Market value

economic-dictionary

Market value is a concept closely related to financial markets. It refers to the value of a certain asset, which is established based on market participants and the law of supply and demand.

Market value, as expressed in the technical definition, is a concept widely used by economists who are employed in investment firms, or linked to financial markets. When they speak of market value, they are referring to the value of a certain asset in the market. A value that, as its name suggests, is established based on the participants in that market, as well as the interaction between supply and demand.

In the same way, economists, while not engaging in financial markets, also speak of market value to refer to goods and services. As in financial markets, value is also established through the interaction between supply and demand. For this reason, the market value of a good or a certain service is the amount that a buyer is willing to pay for acquiring said good, or the desired service.

As we will see below, the market value has a series of characteristics that should be noted, and that we must know.

Market value characteristics

As we said before, market value is a widely used concept in economics. Therefore, it is convenient that we know some of the following characteristics, which must be taken into account if we want to understand this concept well:

  • Market value is a concept only present in market economies.
  • That is, for it to exist, there must be buyers and sellers that interact in an open (free) market.

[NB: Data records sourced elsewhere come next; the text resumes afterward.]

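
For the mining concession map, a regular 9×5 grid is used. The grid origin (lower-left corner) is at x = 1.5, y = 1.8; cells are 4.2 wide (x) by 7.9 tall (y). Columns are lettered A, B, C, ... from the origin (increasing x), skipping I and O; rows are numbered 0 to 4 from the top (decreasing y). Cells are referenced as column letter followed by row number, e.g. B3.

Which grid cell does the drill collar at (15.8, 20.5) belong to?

Column index: ⌊(15.8 − 1.5) / 4.2⌋ = ⌊3.405⌋ = 3 → column D
Row offset from origin: ⌊(20.5 − 1.8) / 7.9⌋ = ⌊2.367⌋ = 2 → row 2 (counted from top)

D2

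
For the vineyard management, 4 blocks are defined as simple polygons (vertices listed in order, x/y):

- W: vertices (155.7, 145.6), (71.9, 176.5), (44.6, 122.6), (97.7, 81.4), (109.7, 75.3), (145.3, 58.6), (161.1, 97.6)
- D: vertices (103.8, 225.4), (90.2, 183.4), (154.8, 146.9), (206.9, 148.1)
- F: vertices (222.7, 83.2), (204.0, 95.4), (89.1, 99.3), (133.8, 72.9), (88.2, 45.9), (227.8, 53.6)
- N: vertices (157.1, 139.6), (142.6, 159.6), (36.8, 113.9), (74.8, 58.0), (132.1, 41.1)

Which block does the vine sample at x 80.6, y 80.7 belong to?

N

Cast a ray rightward from (80.6, 80.7). For each polygon, the edges (by vertex number in listed order) whose endpoints lie on opposite sides of y = 80.7, where each meets that height, and whether that is right or left of the point:
W: 4–5 at x≈99.08 (right), 6–7 at x≈154.25 (right) → 2 crossings.
D: no edge straddles that height → 0 crossings.
F: 3–4 at x≈120.59 (right), 6–1 at x≈223.13 (right) → 2 crossings.
N: 3–4 at x≈59.37 (left), 5–1 at x≈142.15 (right) → 1 crossing.
Only N has an odd count, so the point is inside N.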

This is because the market value is established by the interaction between supply and demand.
  • Unlike the accounting, it is subjective, since we cannot know the real value, but the value that the participants are willing to pay.
  • It is not fixed, as it fluctuates depending on the participation of these individuals in the market.
  • It is a concept closely related to financial markets, although it can also refer to a market for goods or services.

Market value formula

As usual, the market value, especially in financial markets, is obtained through a simple formula that we will see below.

This formula has been widely used by economists, as well as countless investment firms, to know the market value of these assets.

Thus, it is often said that the market value of a company refers to the market capitalization that, at the moment, that company presents. In this way, to know the market value of this company, we must multiply the number of shares that are in circulation by the price per share that this asset presents at that time. In this way, we will obtain the market value of that company.

The formula cited above would be the following:

Market value = No. of shares in circulation x Price per share in the market

With this formula, and seeing its book value, we can observe the difference and see if a company is better or worse valued by the market, and this, with respect to its book value.

Difference between market value and book value

To know the usefulness of the market value, it is necessary to know, in the same way, what is the book value of a company.

And it is that, unlike the market value, the book value of a company we could say that it presents a greater objectivity. This is because the book value is not extracted from the perception that an investor has and the amount that he is willing to pay for the company, but by the book value of the assets that the company owns, once we have subtracted its liability .

In this way, knowing the book value and the market value, and observing the difference between the two, we can tell if a company is more or less overvalued or undervalued by the market. This, given that if a company has a very high market value compared to its book value, there are no objective criteria to say that the company has that value. For this reason, we say that market value is subjective.

Market value advantages and disadvantages

Among the advantages and disadvantages of this indicator, we must highlight an advantage and a disadvantage.

First, the advantage of this indicator is that it allows us to know the difference between it and the company's book value. In this way, using these two indicators simultaneously, we can know if a company is more or less overvalued, or undervalued, in the market. This, when observing the difference between both values.

On the other hand, with regard to its main disadvantage, it should be noted that we are talking about the subjectivity presented by this indicator. That is, the market value does not reflect the value of a certain share, but rather what a buyer is willing to pay for that share, after participating in a market and supply and demand interact. That subjectivity could lead us to pay more than we owe for the action.

For this reason, it is convenient that, as can be seen in the advantage that we have indicated, this indicator is used in addition to others, such as the book value.

Market value example

To finish, let's see an example of how the market value is calculated and how we can use it, complementing it with the book value.

So let's imagine a company listed on the S&P 500 with a value per share of $ 5. In the same way, the number of shares outstanding is 1 million. Therefore, its market capitalization, or the market value of that company, is as follows:

1,000,000 x 5 = $ 5,000,000

By doing the calculation, we get that the market value is 5 million dollars.

Now, looking at the book value, we see that the company, once we have valued the assets and subtracted the liabilities, has a book value of $ 3.2 million.

Observing this difference, we will say that the company is overvalued in the market, by showing a market value higher than the book value that corresponds to it after valuing its assets and liabilities, and making the difference.

As we can see, we can use both indicators to make a more extensive analysis of the company, while reducing the possibility of paying a higher price than book value.